Cana por quê? Ele tem de ser enquadrado no parágrafo 2º do artigo 33 da Lei 11.343, que trata do combate às drogas. No domingo, no show de um grupo de reggae chamado Tribo de Jah, na cidade de Alto Paraíso, perto da Chapada dos Veadeiros, em Goiás, o valente subiu ao palco para pregar a descriminação da maconha. Pregou só a descriminação? Ora, vejam o vídeo vocês mesmos. Minc fazendo um discurso daquele na Chapada dos Veadeiros vale por uma celebração metalinguística.
Algumas pessoas ficam com a voz embargada de emoção. Minc é do tipo que fica com a voz pastosa. Engrolando aquela língua estranha, que rompe com a lógica e vai juntando alhos com bugalhos, o ministro subiu ao palco e deu vivas a Bob Marley, a Chico Mendes, à Paz, à resistência e conclamou: “Não vamos deixar queimar a Amazônia”. Parecia discurso de gente chapada.
E isto, gente! Nada de queimar a Amazônia!
Minc não queima a Amazônia!
De jeito nenhum! A Amazônia, Minc não queima!
E também falou em defesa do cerrado, da caatinga, da Mata Atlântica, pediu que todos fechassem os olhos e abraçassem a amiga, o amigo, beijassem a namorada, o namorado… A droga, que mata milhares de pessoas por ano no Brasil — ou por causa do narcotráfico ou em decorrência dos malefícios advindos do consumo — era tratada ali como o elixir da paz. E os presentes gritavam “Maconha! Maconha!”.
Então o homem resolveu pensar! Transcrevo um trecho. Importante dizer que, enquanto falava, Minc dançava. Metido num daqueles coletinhos eloqüentes, movia o barrigão e o “traseiro gordo” (by Fucker & Sucker) de modo um tanto constrangedor. Peço que atentem para a lógica severa da fala:
“Vamos acabar com a impunidade. Daí a importância da música, a consciência da rapaziada. Vamo defender o cerrado, a caatinga, a Amazônia, a Mata Atlântica e o o reggae, o reaggae é a liberdade.”
Um maluco gritava:
- A Maconhaaaa!!! E o pré-sal!!! O pré-sal!!!
Voltemos com Minc.Outro recado. Ontem, a gente meteu três a um na Argentina. Só que tem um outro placar que a gente ta perdendo da Argentina. Os juízes da Argentina descriminalizaram o usuário. O usuário não é criminoso. E esse jogo, a gente está perdendo aqui. Nós vamos virar esse jogo. Nós vamos acabar com a hipocrisia. Consciência! (…) Viva a Tribo de Jah! Viva a consciência ecológica! Viva a natureza! Viva a liberdade!
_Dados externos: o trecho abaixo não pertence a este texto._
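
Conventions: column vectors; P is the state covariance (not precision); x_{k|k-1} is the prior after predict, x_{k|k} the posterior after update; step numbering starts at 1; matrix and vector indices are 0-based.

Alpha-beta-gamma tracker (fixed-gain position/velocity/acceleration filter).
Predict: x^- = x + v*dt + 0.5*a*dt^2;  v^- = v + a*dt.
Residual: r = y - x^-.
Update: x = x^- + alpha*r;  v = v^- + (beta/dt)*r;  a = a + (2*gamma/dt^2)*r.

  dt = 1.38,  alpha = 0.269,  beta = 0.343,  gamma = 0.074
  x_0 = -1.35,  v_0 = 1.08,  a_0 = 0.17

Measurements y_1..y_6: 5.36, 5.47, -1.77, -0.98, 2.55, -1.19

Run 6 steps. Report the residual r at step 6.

resid = 2.4115

step 1: x_pred=0.3023  r=5.0577  x^+=1.6628  v^+=2.5717  a^+=0.5631
step 2: x_pred=5.7479  r=-0.2779  x^+=5.6731  v^+=3.2797  a^+=0.5415
step 3: x_pred=10.7146  r=-12.4846  x^+=7.3563  v^+=0.9238  a^+=-0.4288
step 4: x_pred=8.2228  r=-9.2028  x^+=5.7473  v^+=-1.9553  a^+=-1.1440
step 5: x_pred=1.9597  r=0.5903  x^+=2.1185  v^+=-3.3872  a^+=-1.0981
step 6: x_pred=-3.6015  r=2.4115  x^+=-2.9528  v^+=-4.3032  a^+=-0.9107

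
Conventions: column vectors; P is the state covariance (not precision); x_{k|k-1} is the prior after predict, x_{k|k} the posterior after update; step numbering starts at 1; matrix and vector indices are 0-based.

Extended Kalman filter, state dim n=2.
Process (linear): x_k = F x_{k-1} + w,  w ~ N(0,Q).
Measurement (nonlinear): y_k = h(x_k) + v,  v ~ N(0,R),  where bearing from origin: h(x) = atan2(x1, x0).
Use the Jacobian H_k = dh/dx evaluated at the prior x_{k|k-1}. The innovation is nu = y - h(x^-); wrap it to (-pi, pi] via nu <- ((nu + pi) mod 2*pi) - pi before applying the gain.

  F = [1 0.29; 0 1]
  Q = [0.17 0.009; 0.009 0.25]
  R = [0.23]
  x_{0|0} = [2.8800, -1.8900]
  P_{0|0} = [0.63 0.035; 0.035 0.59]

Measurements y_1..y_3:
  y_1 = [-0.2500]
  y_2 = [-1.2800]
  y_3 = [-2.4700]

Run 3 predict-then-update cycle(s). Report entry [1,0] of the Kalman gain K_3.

step 1: x^-=[2.3319, -1.8900]  P^-=[0.8699 0.2151; 0.2151 0.8400]  H_jac=[0.2098 0.2588]  S=[0.3479]  K=[0.6845; 0.7546]  nu=[0.4311]  x^+=[2.6270, -1.5647]  P^+=[0.7069 0.0354; 0.0354 0.6419]
step 2: x^-=[2.1733, -1.5647]  P^-=[0.9514 0.2305; 0.2305 0.8919]  H_jac=[0.2182 0.3030]  S=[0.3877]  K=[0.7156; 0.8269]  nu=[-0.6560]  x^+=[1.7038, -2.1071]  P^+=[0.7528 0.0011; 0.0011 0.6268]
step 3: x^-=[1.0927, -2.1071]  P^-=[0.9762 0.1919; 0.1919 0.8768]  H_jac=[0.3740 0.1939]  S=[0.4274]  K=[0.9414; 0.5658]  nu=[-1.3776]  x^+=[-0.2041, -2.8866]  P^+=[0.5975 -0.0358; -0.0358 0.7400]

K[1,0] = 0.5658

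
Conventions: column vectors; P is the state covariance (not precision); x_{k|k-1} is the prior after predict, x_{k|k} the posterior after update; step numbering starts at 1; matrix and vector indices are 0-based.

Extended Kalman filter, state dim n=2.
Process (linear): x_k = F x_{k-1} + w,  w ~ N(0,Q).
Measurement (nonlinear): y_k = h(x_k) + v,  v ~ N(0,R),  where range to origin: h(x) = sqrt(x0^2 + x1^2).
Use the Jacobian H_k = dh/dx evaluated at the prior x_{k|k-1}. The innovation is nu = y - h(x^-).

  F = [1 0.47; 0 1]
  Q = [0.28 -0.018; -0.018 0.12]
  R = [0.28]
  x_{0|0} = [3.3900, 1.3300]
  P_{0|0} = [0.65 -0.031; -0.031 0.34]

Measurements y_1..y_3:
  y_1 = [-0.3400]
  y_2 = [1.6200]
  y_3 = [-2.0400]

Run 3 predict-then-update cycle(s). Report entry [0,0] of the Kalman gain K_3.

step 1: x^-=[4.0151, 1.3300]  P^-=[0.9760 0.1108; 0.1108 0.4600]  H_jac=[0.9493 0.3144]  S=[1.2711]  K=[0.7563; 0.1965]  nu=[-4.5696]  x^+=[0.5592, 0.4319]  P^+=[0.2490 -0.0781; -0.0781 0.4109]
step 2: x^-=[0.7622, 0.4319]  P^-=[0.5463 0.0970; 0.0970 0.5309]  H_jac=[0.8700 0.4930]  S=[0.9057]  K=[0.5775; 0.3821]  nu=[0.7440]  x^+=[1.1918, 0.7162]  P^+=[0.2442 -0.1029; -0.1029 0.3986]
step 3: x^-=[1.5284, 0.7162]  P^-=[0.5155 0.0665; 0.0665 0.5186]  H_jac=[0.9055 0.4243]  S=[0.8471]  K=[0.5843; 0.3308]  nu=[-3.7279]  x^+=[-0.6499, -0.5170]  P^+=[0.2263 -0.0973; -0.0973 0.4259]

K[0,0] = 0.5843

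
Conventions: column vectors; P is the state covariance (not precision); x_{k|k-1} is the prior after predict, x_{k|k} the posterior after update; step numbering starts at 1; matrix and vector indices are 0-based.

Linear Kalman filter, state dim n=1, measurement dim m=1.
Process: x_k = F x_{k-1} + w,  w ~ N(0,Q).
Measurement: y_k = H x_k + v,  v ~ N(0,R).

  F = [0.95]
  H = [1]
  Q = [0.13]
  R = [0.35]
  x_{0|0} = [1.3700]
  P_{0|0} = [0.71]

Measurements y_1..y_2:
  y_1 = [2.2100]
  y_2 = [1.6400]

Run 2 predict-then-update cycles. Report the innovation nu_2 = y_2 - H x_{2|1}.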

Espertinho, Minc não pronuncia a palavra “maconha”. Deixa pra galera!
Já expus em outras ocasiões as razões por que as drogas não devem ser descriminadas  — e é preciso falar de todas as drogas, não só da maconha, como se faz habitualmente, num truque vagabundo. A questão, aqui, é outra. No conjunto da obra, a atuação de Minc vai muito além da defesa da descriminação.
Atenção!
Há quem, parece, acredita que a maconha deva ser descriminada porque o dano da liberação seria inferior ao da repressão. Até onde entendo, é a posição de FHC, por exemplo. Está errado! Erradíssimo! Deveria parar de falar no assunto. Pensou mal a questão. Ademais, foi presidente da República por oito anos. Por que não tomou, então, as medidas consequentes? Porque um país não faz isso sozinho. Sua opinião está virando coisa de diletante. E vai acabar se misturando com irresponsáveis como Minc.
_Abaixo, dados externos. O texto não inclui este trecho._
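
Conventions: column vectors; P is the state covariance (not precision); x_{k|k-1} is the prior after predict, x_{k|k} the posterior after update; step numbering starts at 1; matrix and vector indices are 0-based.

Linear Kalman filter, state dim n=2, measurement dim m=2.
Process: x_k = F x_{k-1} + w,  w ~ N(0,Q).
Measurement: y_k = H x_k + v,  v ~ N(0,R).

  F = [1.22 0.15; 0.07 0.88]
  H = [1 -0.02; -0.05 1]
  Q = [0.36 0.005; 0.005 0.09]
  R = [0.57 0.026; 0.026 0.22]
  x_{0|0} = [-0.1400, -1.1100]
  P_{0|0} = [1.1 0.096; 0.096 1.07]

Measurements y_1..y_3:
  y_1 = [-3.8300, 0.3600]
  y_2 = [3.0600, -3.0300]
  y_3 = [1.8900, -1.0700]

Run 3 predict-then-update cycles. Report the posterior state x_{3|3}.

x_post = [1.3496, -1.1078]

step 1: x^-=[-0.3373, -0.9866]  P^-=[2.0565 0.3443; 0.3443 0.9358]  S=[2.6131 0.2491; 0.2491 1.1265]  K=[0.7804 0.0418; 0.0479 0.8048]  nu=[-3.5124, 1.3297]  x^+=[-3.0227, -0.0845]  P^+=[0.4469 0.0518; 0.0518 0.1809]
step 2: x^-=[-3.7004, -0.2860]  P^-=[1.0483 0.1232; 0.1232 0.2387]  S=[1.6134 0.0922; 0.0922 0.4490]  K=[0.6468 0.0250; 0.0444 0.5088]  nu=[6.7547, -2.9291]  x^+=[0.5951, -1.4765]  P^+=[0.3701 0.0408; 0.0408 0.1151]
step 3: x^-=[0.5045, -1.2577]  P^-=[0.9284 0.0961; 0.0961 0.1860]  S=[1.4946 0.0720; 0.0720 0.3987]  K=[0.6193 0.0126; 0.0402 0.4472]  nu=[1.3603, 0.2129]  x^+=[1.3496, -1.1078]  P^+=[0.3540 0.0366; 0.0366 0.1013]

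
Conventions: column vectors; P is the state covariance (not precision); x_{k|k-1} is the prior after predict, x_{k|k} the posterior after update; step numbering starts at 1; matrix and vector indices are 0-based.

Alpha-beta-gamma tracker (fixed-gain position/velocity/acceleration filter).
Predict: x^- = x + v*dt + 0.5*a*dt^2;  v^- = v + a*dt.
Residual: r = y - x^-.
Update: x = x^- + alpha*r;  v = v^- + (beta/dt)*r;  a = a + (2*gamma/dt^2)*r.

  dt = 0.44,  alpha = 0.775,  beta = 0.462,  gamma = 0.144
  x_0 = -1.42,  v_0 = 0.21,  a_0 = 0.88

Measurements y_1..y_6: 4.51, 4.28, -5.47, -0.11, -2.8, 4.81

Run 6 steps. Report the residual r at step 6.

resid = 11.5882

step 1: x_pred=-1.2424  r=5.7524  x^+=3.2157  v^+=6.6372  a^+=9.4373
step 2: x_pred=7.0496  r=-2.7696  x^+=4.9032  v^+=7.8816  a^+=5.3172
step 3: x_pred=8.8858  r=-14.3558  x^+=-2.2400  v^+=-4.8524  a^+=-16.0385
step 4: x_pred=-5.9275  r=5.8175  x^+=-1.4189  v^+=-5.8009  a^+=-7.3843
step 5: x_pred=-4.6861  r=1.8861  x^+=-3.2244  v^+=-7.0695  a^+=-4.5784
step 6: x_pred=-6.7782  r=11.5882  x^+=2.2027  v^+=3.0835  a^+=12.6602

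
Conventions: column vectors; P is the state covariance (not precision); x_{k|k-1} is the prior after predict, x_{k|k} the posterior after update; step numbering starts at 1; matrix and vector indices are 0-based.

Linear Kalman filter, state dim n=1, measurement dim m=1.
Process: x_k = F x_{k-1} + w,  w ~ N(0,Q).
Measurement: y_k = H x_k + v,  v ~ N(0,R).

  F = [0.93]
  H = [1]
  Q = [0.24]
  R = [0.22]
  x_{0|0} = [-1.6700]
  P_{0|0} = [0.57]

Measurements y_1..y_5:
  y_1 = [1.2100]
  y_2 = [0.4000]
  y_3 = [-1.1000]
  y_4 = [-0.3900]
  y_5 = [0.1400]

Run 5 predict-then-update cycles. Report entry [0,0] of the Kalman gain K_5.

step 1: x^-=[-1.5531]  P^-=[0.7330]  S=[0.9530]  K=[0.7691]  nu=[2.7631]  x^+=[0.5721]  P^+=[0.1692]
step 2: x^-=[0.5321]  P^-=[0.3864]  S=[0.6064]  K=[0.6372]  nu=[-0.1321]  x^+=[0.4479]  P^+=[0.1402]
step 3: x^-=[0.4166]  P^-=[0.3612]  S=[0.5812]  K=[0.6215]  nu=[-1.5166]  x^+=[-0.5260]  P^+=[0.1367]
step 4: x^-=[-0.4892]  P^-=[0.3583]  S=[0.5783]  K=[0.6195]  nu=[0.0992]  x^+=[-0.4277]  P^+=[0.1363]
step 5: x^-=[-0.3978]  P^-=[0.3579]  S=[0.5779]  K=[0.6193]  nu=[0.5378]  x^+=[-0.0647]  P^+=[0.1362]

K[0,0] = 0.6193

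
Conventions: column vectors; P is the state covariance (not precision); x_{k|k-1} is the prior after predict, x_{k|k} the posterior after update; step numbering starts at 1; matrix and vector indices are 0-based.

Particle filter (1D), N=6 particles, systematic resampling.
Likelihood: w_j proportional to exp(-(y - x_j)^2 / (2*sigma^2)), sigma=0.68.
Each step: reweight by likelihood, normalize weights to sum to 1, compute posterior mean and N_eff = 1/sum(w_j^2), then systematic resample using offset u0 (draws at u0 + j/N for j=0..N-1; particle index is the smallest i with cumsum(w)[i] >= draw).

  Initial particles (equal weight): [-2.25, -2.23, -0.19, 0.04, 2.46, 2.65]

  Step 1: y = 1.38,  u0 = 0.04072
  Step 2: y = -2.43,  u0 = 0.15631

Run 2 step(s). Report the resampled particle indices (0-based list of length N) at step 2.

step 1: w=[0.0000, 0.0000, 0.1037, 0.2138, 0.4221, 0.2605]  mean=1.7174  Neff=3.3063  idx=[2, 3, 4, 4, 4, 5]
step 2: w=[0.7634, 0.2366, 0.0000, 0.0000, 0.0000, 0.0000]  mean=-0.1356  Neff=1.5655  idx=[0, 0, 0, 0, 1, 1]

resampled_idx = [0, 0, 0, 0, 1, 1]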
Este ministro, como nota, não está tratando da descriminação como um mal menor. Nada disso! Ele acredita nos valores positivos da maconha; ele acredita, como se nota, que ela abra os umbrais de uma nova consciência. Qualquer um sabe o que significa um “viva” a Jah e sua tribo!
FHC diga o que quiser, não é problema meu. Se sou de um partido da oposição digno deste nome — e desde que não defenda, claro, a liberação da maconha — pego este vídeo do Coroa do Rio e levo ao ar no horário eleitoral. Os brasileiros precisam saber o que pensa o ministro do Meio Ambiente. Enquanto mães arrastam a sua tragédia nas favelas do Brasil, enterrando seus filhos, perdendo-os para o narcotráfico, Minc brinca de fechar os olhos no placo e dar “vivas” à liberdade. A gente sabe bem o que isso significa.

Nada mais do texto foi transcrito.